De repente se encontró en medio de un combate. Se echó al suelo y no tardó en entender que algo —no sabía muy bien qué— trataba de exterminar a un grupo de gente. También aprendió a mantener la cabeza gacha en la cambiante piedra de tiempo.

Una bruma verde fluía en lo alto. Desde lejos llovía sobre él y sobre la imagen que él veía reflejada en la piedra de tiempo.

Esa imagen lo miraba. Pasaron segundos lentos, difusos. La figura lo saludó. Toby parpadeó. La figura sonrió. No entendía cómo la piedra de tiempo podía tener un Toby atrapado en su interior, un otro yo que lo saludaba jovialmente; pero no había tiempo para averiguarlo.

Ni para ver al causante de la matanza. Quiso erguir la cabeza para ver, pero desistió. Su sistema sensorial no indicaba la presencia de nada peligroso, pero oía motas sibilantes, astillas en el viento que le habrían rebanado la cabeza con precisión quirúrgica si hubiera mirado.

Lo supo porque lo vio al cabo de unos segundos. Una de aquellas cosas susurrantes le dio a una mujer en la barbilla. Los objetos buscaban un blanco deslizándose por el terreno hasta encontrar su presa.

También observó los intentos de los amigos por volver a juntar la cabeza de la mujer. Aquella gente hablaba en un idioma rápido y entrecortado que él no comprendía. Incluso intentó ayudar, aunque no le veía sentido, y no le prestaron atención. Confiaban en que la medicina humana curase una cabeza escindida en tajadas precisas. No resultó.

Al cabo de un rato cesaron los susurros. Toby quería ayudar a la gente, pero cuando fue a hacerlo todos habían muerto.

Le quedaban ya pocas dudas de que detrás de aquel caos había algo que lo buscaba. ¿Esa gente había muerto por su culpa? No quería pensar en ello.

Y lo único que podía hacer era huir en vez de luchar, aunque le disgustara como Bishop.

Encontró refugiados. Pudo entenderse con algunos. Hablaban de lugares y tiempos peores, pero la mayoría seguía su camino como si él fuera un espejismo. O tal vez consideraban que sus preguntas carecían de sentido.
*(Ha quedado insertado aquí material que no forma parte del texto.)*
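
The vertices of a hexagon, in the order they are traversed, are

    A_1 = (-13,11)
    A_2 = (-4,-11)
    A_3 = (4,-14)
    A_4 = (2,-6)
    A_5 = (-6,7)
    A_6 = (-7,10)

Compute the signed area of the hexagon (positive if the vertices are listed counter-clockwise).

155.5

Σ = (187) + (100) + (4) + (-22) + (-11) + (53) = 311
Signed area = Σ/2 = 155.5 (positive ⇒ counter-clockwise traversal).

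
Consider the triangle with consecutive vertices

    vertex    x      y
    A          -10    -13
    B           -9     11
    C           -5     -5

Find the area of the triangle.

56

Apply the shoelace (surveyor's) formula: 2A = Σ (x_i·y_{i+1} − x_{i+1}·y_i), indices taken mod 3.
Cross-terms: -227, 100, 15  ⇒  Σ = -112
Area = |Σ|/2 = 56.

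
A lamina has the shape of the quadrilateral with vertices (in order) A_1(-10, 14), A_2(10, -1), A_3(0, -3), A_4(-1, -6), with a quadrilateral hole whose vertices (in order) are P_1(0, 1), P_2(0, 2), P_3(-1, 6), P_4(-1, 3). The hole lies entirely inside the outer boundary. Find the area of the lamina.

116.5

Outer boundary:
Σ = (-130) + (-30) + (-3) + (-74) = -237
Area = |Σ|/2 = 118.5.
Hole:
Apply the shoelace (surveyor's) formula: 2A = Σ (x_i·y_{i+1} − x_{i+1}·y_i), indices taken mod 4.
Σ = (0) + (2) + (3) + (-1) = 4
Area = |Σ|/2 = 2.
Net area = 118.5 − 2 = 116.5.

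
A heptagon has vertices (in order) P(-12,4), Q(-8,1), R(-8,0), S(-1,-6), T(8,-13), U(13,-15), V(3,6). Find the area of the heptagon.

196.5

Apply the shoelace formula: 2A = Σ (x_i·y_{i+1} − x_{i+1}·y_i), indices taken mod 7.
Cross-terms: 20, 8, 48, 61, 49, 123, 84  ⇒  Σ = 393
Area = |Σ|/2 = 196.5.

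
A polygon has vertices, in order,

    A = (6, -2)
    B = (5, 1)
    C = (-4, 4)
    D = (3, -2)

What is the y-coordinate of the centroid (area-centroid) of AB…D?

Apply the shoelace formula. First the cross-terms c_i = x_i·y_{i+1} − x_{i+1}·y_i:
  16, 24, -4, 6  ⇒  2A = 42, A = 21.
Then Σ (y_i + y_{i+1})·c_i = 72, so ȳ = 72 / (6·21) = 4/7.

4/7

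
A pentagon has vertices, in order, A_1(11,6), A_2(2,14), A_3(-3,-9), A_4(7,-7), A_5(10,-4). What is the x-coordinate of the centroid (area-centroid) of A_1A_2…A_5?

Apply the shoelace formula. First the cross-terms c_i = x_i·y_{i+1} − x_{i+1}·y_i:
  142, 24, 84, 42, 104  ⇒  2A = 396, A = 198.
Then Σ (x_i + x_{i+1})·c_i = 5056, so x̄ = 5056 / (6·198) = 1264/297.

1264/297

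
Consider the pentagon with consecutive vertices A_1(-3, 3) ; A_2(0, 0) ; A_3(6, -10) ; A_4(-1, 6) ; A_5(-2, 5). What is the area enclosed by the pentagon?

Apply Gauss's area formula: 2A = Σ (x_i·y_{i+1} − x_{i+1}·y_i), indices taken mod 5.
Cross-terms: 0, 0, 26, 7, 9  ⇒  Σ = 42
Area = |Σ|/2 = 21.

21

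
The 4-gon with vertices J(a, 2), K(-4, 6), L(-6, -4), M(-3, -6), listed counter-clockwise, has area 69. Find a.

The doubled signed area Σ (x_i y_{i+1} − x_{i+1} y_i) is linear in a.
With a=0 it equals 78; the coefficient of a is 12 (from the two edges through J).
So 12·a + 78 = 2·69 = 138 ⇒ a = 5.

5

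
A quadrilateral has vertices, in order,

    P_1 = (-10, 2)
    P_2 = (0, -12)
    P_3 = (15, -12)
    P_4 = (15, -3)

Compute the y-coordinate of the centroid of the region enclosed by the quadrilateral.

-503/87

Apply the shoelace (surveyor's) formula. First the cross-terms c_i = x_i·y_{i+1} − x_{i+1}·y_i:
  120, 180, 135, 0  ⇒  2A = 435, A = 217.5.
Then Σ (y_i + y_{i+1})·c_i = -7545, so ȳ = -7545 / (6·217.5) = -503/87.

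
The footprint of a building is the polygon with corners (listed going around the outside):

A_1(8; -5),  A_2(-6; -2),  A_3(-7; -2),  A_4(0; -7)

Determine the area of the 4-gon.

Apply the shoelace formula: 2A = Σ (x_i·y_{i+1} − x_{i+1}·y_i), indices taken mod 4.
Σ = (-46) + (-2) + (49) + (56) = 57
Area = |Σ|/2 = 28.5.

28.5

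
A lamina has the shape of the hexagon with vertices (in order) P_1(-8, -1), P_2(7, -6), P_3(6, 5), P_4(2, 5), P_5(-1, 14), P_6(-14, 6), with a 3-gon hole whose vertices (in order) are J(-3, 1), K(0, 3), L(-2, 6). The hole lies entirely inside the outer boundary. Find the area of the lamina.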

Caminó mucho tiempo. Era mejor no pensar demasiado.

El mundo parecía más liviano, como si su cabeza fuera un globo sostenido por su cuerpo. Caminó así, disfrutando de cada paso. Haces brillantes y amarillos brotaron de arriba, de la piedra de tiempo. El resplandor era abrasador.

La gente pasaba sonriente. Aquel estado de ánimo fue en aumento hasta que todos aplaudieron y aun para Toby la escena se volvió tan agradable que parecía ridículo que alguien pudiera morir. No él, al menos.

Recordó afligido lo que una vez Quath le había dicho sobre el irracional optimismo de los primates, o al menos sobre el de los actuales. Según Quath, era una extraña adaptación de la cual carecía su especie. Toby se había echado a reír.

Y ahora también rio, entre dientes. Era una insensatez, pero hacía que se sintiera mejor. Recordando el desconcierto de Quath, rio de nuevo. Ni siquiera la pesadumbre de la soledad pudo quebrar aquella alegría repentina e inesperada. Podía ser irracional, pero era divertido; lo era en un lugar y un tiempo como aquellos, tan racionales y prácticos.